If you don’t want your page to be crawled, indexed or ranked, use a ‘noindex’ tag instead.

Which pages should I block with robots.txt?

  • Thank you pages – you won’t want these to appear in the listings, so add a ‘noindex’ as well
  • The only exception of duplicate content – if you’ve got page ‘A’ and ‘B’, and ‘B’ is a printer-friendly version of ‘A’, add a robots.txt file to disallow google from accessing page ‘B’, so it doesn’t waste its crawl budget
  • Admin pages – it’s worth adding a ‘noindex’ too because you don’t want this to appear in the SERPs

Can a user still land on my page if it’s blocked by robots.txt?

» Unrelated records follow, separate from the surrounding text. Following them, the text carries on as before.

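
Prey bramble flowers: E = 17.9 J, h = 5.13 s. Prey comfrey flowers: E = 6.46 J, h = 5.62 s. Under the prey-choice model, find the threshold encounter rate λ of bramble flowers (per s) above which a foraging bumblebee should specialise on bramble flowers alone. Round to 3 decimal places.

0.096 per s

Drop comfrey flowers once their profitability E₂/h₂ falls below the rate achievable on bramble flowers alone: E₂/h₂ = λE₁/(1 + λh₁).
Solve for λ: λE₁h₂ = E₂(1 + λh₁) → λ(E₁h₂ − E₂h₁) = E₂ → λ = E₂/(E₁h₂ − E₂h₁).
λ = 6.46/(17.9×5.62 − 6.46×5.13) = 6.46/67.46 = 0.09576 per s.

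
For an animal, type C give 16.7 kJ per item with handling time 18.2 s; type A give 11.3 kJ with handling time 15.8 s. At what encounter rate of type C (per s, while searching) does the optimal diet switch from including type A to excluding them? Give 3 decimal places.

Drop type A once their profitability E₂/h₂ falls below the rate achievable on type C alone: E₂/h₂ = λE₁/(1 + λh₁).
Solve for λ: λE₁h₂ = E₂(1 + λh₁) → λ(E₁h₂ − E₂h₁) = E₂ → λ = E₂/(E₁h₂ − E₂h₁).
λ = 11.3/(16.7×15.8 − 11.3×18.2) = 11.3/58.2 = 0.1942 per s.

0.194 per s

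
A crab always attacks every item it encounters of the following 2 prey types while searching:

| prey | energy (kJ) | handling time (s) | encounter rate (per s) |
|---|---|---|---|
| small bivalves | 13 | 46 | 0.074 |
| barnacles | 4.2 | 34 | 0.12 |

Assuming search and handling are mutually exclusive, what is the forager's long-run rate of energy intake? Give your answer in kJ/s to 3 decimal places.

Energy encountered per unit search time: 0.074×13 + 0.12×4.2 = 1.466 kJ/s.
Handling time per unit search time: 0.074×46 + 0.12×34 = 7.484.
Rate = 1.466/(1 + 7.484) = 0.1728 kJ/s.

0.173 kJ/s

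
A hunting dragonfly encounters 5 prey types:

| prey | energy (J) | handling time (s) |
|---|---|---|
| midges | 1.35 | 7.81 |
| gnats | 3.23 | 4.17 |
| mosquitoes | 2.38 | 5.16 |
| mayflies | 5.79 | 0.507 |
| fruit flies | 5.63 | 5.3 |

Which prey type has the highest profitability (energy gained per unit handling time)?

mayflies

Profitability E/h (J/s): midges = 1.35/7.81 = 0.173, gnats = 3.23/4.17 = 0.775, mosquitoes = 2.38/5.16 = 0.461, mayflies = 5.79/0.507 = 11.4, fruit flies = 5.63/5.3 = 1.06.
Ranked: mayflies > fruit flies > gnats > mosquitoes > midges.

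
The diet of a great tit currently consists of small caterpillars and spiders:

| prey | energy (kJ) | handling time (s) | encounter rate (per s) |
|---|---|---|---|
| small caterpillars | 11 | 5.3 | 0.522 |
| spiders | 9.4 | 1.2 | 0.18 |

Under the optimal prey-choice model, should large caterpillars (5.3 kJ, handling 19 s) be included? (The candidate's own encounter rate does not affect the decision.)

No

Current rate: (0.522×11 + 0.18×9.4)/(1 + 0.522×5.3 + 0.18×1.2) = 1.867 kJ/s.
large caterpillars: E/h = 5.3/19 = 0.2789 kJ/s.
Since 0.2789 < R, time spent handling large caterpillars is better spent searching.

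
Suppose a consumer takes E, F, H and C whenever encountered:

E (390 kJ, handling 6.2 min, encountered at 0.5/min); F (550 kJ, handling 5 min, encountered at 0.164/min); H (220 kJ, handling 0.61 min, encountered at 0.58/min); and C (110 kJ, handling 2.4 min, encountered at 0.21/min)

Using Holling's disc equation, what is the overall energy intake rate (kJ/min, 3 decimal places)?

75.444 kJ/min

Energy encountered per unit search time: 0.5×390 + 0.164×550 + 0.58×220 + 0.21×110 = 435.9 kJ/min.
Handling time per unit search time: 0.5×6.2 + 0.164×5 + 0.58×0.61 + 0.21×2.4 = 4.778.
Rate = 435.9/(1 + 4.778) = 75.44 kJ/min.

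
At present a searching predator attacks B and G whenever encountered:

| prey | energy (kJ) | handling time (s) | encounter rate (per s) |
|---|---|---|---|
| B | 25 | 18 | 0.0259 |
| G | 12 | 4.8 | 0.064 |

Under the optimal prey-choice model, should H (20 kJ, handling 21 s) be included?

On B and G alone, R = ΣλE/(1+Σλh) = 1.415/1.773 = 0.7982 kJ/s.
H: E/h = 20/21 = 0.9524 kJ/s.
Since 0.9524 > R, including H increases the long-run rate.

Yes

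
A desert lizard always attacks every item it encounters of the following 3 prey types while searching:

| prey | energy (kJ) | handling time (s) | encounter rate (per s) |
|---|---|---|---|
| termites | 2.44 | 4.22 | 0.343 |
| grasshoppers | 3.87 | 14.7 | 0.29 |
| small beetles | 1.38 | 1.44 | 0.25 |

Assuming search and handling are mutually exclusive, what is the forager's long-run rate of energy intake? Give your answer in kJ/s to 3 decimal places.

R = Σλ_iE_i / (1 + Σλ_ih_i)
Numerator: 0.343×2.44 + 0.29×3.87 + 0.25×1.38 = 2.304
Denominator: 1 + 0.343×4.22 + 0.29×14.7 + 0.25×1.44 = 7.07
R = 2.304/7.07 = 0.3259 kJ/s

0.326 kJ/s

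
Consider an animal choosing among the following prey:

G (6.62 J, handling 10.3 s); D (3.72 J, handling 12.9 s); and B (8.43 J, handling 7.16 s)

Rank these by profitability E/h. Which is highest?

Profitability E/h (J/s): G = 6.62/10.3 = 0.643, D = 3.72/12.9 = 0.288, B = 8.43/7.16 = 1.18.
Ranked: B > G > D.

B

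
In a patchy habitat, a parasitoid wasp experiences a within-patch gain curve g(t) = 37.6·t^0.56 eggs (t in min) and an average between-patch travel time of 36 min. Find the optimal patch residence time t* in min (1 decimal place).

45.8 min

Maximise g(t)/(T+t): set derivative to zero → g'(t)(T+t) = g(t).
g'(t) = 0.56·37.6·t^-0.44. Setting 0.56·37.6·t^-0.44 = 37.6·t^0.56/(36+t) gives 0.56(36+t) = t, so 0.44·t = 0.56×36.
t* = 0.56×36/0.44 = 45.82 min.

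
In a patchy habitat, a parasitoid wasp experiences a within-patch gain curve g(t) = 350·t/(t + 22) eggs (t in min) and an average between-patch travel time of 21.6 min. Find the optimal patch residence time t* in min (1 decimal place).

Maximise g(t)/(T+t): set derivative to zero → g'(t)(T+t) = g(t).
g'(t) = 350·22/(t + 22)². Setting 350·22/(t+22)² = 350t/[(t+22)(21.6+t)] gives 22(21.6+t) = t(t+22), so t² = 22×21.6 = 475.2.
t* = √475.2 = 21.8 min.

21.8 min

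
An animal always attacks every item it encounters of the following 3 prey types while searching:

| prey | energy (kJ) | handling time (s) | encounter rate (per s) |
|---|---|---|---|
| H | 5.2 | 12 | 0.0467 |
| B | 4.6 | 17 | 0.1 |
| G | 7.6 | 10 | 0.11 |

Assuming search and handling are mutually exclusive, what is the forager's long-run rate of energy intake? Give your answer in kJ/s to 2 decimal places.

R = (0.0467×5.2 + 0.1×4.6 + 0.11×7.6) / (1 + 0.0467×12 + 0.1×17 + 0.11×10) = 1.539/4.36 = 0.3529 kJ/s.

0.35 kJ/s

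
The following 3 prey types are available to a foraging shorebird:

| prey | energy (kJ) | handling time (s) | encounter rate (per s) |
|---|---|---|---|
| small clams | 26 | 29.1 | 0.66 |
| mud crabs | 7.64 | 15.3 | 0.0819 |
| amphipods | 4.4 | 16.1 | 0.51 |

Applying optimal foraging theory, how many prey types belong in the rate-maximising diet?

Profitabilities (E/h, kJ/s): small clams 0.893, mud crabs 0.499, amphipods 0.273. Add prey in this order while the next type's profitability exceeds the intake rate on those already taken.
Rate on top 1: 0.8493. mud crabs: 0.499 < 0.8493 → exclude; stop.
Optimal diet: small clams — 1 of 3 types.

1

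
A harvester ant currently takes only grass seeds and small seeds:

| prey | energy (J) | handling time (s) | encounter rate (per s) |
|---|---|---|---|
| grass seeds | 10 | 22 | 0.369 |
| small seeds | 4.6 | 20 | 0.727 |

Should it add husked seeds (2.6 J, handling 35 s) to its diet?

On grass seeds and small seeds alone, R = ΣλE/(1+Σλh) = 7.034/23.66 = 0.2973 J/s.
Profitability of husked seeds: 2.6/35 = 0.07429 J/s.
Since 0.07429 < R, time spent handling husked seeds is better spent searching.

No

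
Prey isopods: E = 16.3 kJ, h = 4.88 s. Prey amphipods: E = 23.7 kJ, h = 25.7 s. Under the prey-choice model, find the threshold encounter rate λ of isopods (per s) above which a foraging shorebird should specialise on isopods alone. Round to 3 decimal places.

The zero-one rule: include amphipods iff E₂/h₂ > λE₁/(1+λh₁). Equality gives the switch point.
λE₁h₂ = E₂ + λE₂h₁ ⇒ λ = E₂/(E₁h₂ − E₂h₁) = 23.7/(418.9 − 115.7) = 0.07815 per s.

0.078 per s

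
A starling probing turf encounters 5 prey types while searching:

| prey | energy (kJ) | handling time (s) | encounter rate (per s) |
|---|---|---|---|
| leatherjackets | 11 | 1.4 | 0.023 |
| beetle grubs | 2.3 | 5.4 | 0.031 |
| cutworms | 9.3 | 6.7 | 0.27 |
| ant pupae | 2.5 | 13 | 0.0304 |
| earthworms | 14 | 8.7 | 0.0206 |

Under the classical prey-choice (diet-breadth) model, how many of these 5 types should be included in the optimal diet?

Profitabilities (E/h, kJ/s): leatherjackets 7.86, earthworms 1.61, cutworms 1.39, beetle grubs 0.426, ant pupae 0.192. Add prey in this order while the next type's profitability exceeds the intake rate on those already taken.
Rate on top 1: 0.2451. earthworms: 1.61 > 0.2451 → include.
Rate on top 2: 0.4469. cutworms: 1.39 > 0.4469 → include.
Rate on top 3: 1.011. beetle grubs: 0.426 < 1.011 → exclude; stop.
Optimal diet: leatherjackets, earthworms, cutworms — 3 of 5 types.

3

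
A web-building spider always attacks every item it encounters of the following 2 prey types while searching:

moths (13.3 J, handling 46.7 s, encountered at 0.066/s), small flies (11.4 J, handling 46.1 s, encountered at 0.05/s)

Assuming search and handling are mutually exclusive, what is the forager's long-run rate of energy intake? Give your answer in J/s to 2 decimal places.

R = Σλ_iE_i / (1 + Σλ_ih_i)
Numerator: 0.066×13.3 + 0.05×11.4 = 1.448
Denominator: 1 + 0.066×46.7 + 0.05×46.1 = 6.387
R = 1.448/6.387 = 0.2267 J/s

0.23 J/s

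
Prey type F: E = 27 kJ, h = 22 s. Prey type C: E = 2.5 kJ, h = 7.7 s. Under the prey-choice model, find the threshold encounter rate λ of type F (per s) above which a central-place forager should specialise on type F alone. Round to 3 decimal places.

At the threshold, the rate on type F alone equals the profitability of type C: λ·27/(1 + λ·22) = 2.5/7.7 = 0.3247.
Rearranging, λ(27 − 0.3247×22) = 0.3247, so λ = 0.3247/19.86 = 0.01635 per s.

0.016 per s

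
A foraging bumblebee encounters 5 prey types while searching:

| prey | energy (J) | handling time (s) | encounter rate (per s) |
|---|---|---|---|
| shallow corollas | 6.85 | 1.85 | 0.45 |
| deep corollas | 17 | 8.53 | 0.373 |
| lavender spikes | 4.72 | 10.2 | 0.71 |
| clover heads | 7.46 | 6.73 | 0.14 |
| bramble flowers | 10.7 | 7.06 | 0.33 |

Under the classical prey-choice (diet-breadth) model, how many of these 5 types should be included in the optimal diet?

Rank by E/h (J/s): shallow corollas 3.7, deep corollas 1.99, bramble flowers 1.52, clover heads 1.11, lavender spikes 0.463. Include each in turn until the next type's E/h falls below the running intake rate.
Rate on top 1: 1.682. deep corollas: 1.99 > 1.682 → include.
Rate on top 2: 1.879. bramble flowers: 1.52 < 1.879 → exclude; stop.
Optimal diet: shallow corollas, deep corollas — 2 of 5 types.

2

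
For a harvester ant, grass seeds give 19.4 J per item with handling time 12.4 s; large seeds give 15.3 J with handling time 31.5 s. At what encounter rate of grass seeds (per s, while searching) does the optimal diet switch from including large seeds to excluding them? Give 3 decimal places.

Drop large seeds once their profitability E₂/h₂ falls below the rate achievable on grass seeds alone: E₂/h₂ = λE₁/(1 + λh₁).
Solve for λ: λE₁h₂ = E₂(1 + λh₁) → λ(E₁h₂ − E₂h₁) = E₂ → λ = E₂/(E₁h₂ − E₂h₁).
λ = 15.3/(19.4×31.5 − 15.3×12.4) = 15.3/421.4 = 0.03631 per s.

0.036 per s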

Yes. If it’s linked to from any other place on your website or an external source, anyone can still access that page.

Creating your robots.txt file? Top 5 brutal mistakes to steer clear of

  • Don’t put anything in uppercase – it only works in lowercase
  • Don’t disallow a page and still link to it on site – Google will still crawl it
  • Don’t use ‘user-agent: Googlebot’ followed by ‘disallow: /’ because this will block your whole site from being crawled
  • Don’t put your file anywhere else other than in the main directory of your website – do ‘www.yourwebsite.com/robots.txt’ instead of ‘www.yourwebiste.com/products/robots.txt’
  • Don’t have an empty line in the space for user-agent – ‘*’ means all search engines

Remember, if you don’t want Google to get access to a given page, add a disallow to your robots.txt file.

And if you don’t want it to rank, add a ‘noindex’ too because it could be linked to anywhere on your site or elsewhere.

Those are the basics on what a robots.txt file does, why you should use it, and how you can go about implementing it on your own website.